Contractors face many unforeseen issues that are often difficult to anticipate. Unexpected supply costs, changed orders, and unpaid accounts payable (AP) are all common causes of over- and under-billings.
Overbillings are listed on your balance sheet as an asset since the amount billed exceeds the cost incurred. However, overbilling decreases your current year-to-date profit.
Unapproved Change Orders
When construction contractors incur costs on jobs that need to be accounted for, it’s an unapproved change order. Whether or not this results from lax billing practices, cost overruns, management inefficiencies, or an unhealthy number of pending changes, the resulting over and under-billings can create financial reporting issues and raise red flags for lenders and sureties.
Contractors must choose accounting policies and procedures that reflect the underlying circumstances of each change order. Approved change orders that include scope and price may be recognized as contract revenue, adjusting incurred costs and total estimated costs and increasing the company’s gross profits.
However, a company’s estimate of contract profit should only be recognized for unpriced change orders if it is probable that the company will recover these costs. For these unpriced change orders, identifying the costs incurred as a contract asset will cause the company’s estimate of gross profit to decline.
Although carried as an asset on a balance sheet, a net job borrow figure can signify billing department problems, profit erosion not yet recognized, or unapproved change orders. It can also lead to cash flow problems, forcing contractors to finance projects rather than earn them.
Contractors can avoid job borrowing by regularly producing an over/under billing report and a work-in-progress (WIP) schedule. Access to this information allows companies to identify potential issues quickly, such as a high level of over-billing or a backlog of projects that still need to be fully billed.
A problem occurs if a company is overbilling so much that the year-to-date billings exceed the total estimated cash costs incurred and remaining contract balances to be collected. If the contractor robs Peter to pay Paul, it will need more funds left over to complete its remaining jobs and could be denied bonding capacity by a reputable surety.
Contractors aren’t perfect, so it’s not uncommon for their progress billing to be behind schedule. However, systemic underbilling from sluggish processes can create a cash flow issue. From a cash flow standpoint, contractors should “become whole” on a project when they catch up to where they should be on their billings (assuming no unapproved change orders are included in those costs).
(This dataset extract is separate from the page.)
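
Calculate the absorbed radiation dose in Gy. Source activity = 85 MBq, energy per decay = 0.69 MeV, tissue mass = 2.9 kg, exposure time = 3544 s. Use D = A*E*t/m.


A = 85 MBq = 8.5000e+07 Bq
E = 0.69 MeV = 1.10538e-13 J
D = A*E*t/m = 8.5000e+07*1.10538e-13*3544/2.9
D = 0.01148 Gy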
A large amount of underbilling can send red flags to lenders as it demonstrates that a company is financially struggling or mismanaged. This can jeopardize a bond program.
Contractors can mitigate the risk of underbilling by implementing a robust project management system that utilizes automation tools while maintaining human oversight. This ensures meticulous work tracking and reduces the likelihood of missed tasks that can lead to overbilling. Regularly cross-referencing invoices with actual completed work will also nip overbilling in the bud. Using the percentage of completion method of accounting can also help, as it will demonstrate to third parties, such as lenders, exactly where your projects stand regarding build completion and revenue realization.
Many construction accounting software programs are tailored to the industry with features that help contractors meet specific business needs. For example, a contractor that uses time and materials billing methods can benefit from a feature that alerts them when their labor or overhead costs are close to exceeding their budgeted amounts. This can help ensure that the contractor stays within their client-approved price cap and allows them to change the bill amount if necessary. Additionally, some software offers the ability to calculate sales or use tax based on projects or localities to speed up client invoicing and compliance reporting.
Several construction-specific programs also allow users to track expenses by custom categories and compare estimates against actuals to identify over or under-spending patterns. They can also create progress-completion invoices based on bids or projections and automate the billing process. In addition, some software can print shipping labels or estimate freight costs to expedite shipments and reduce delays in the delivery process.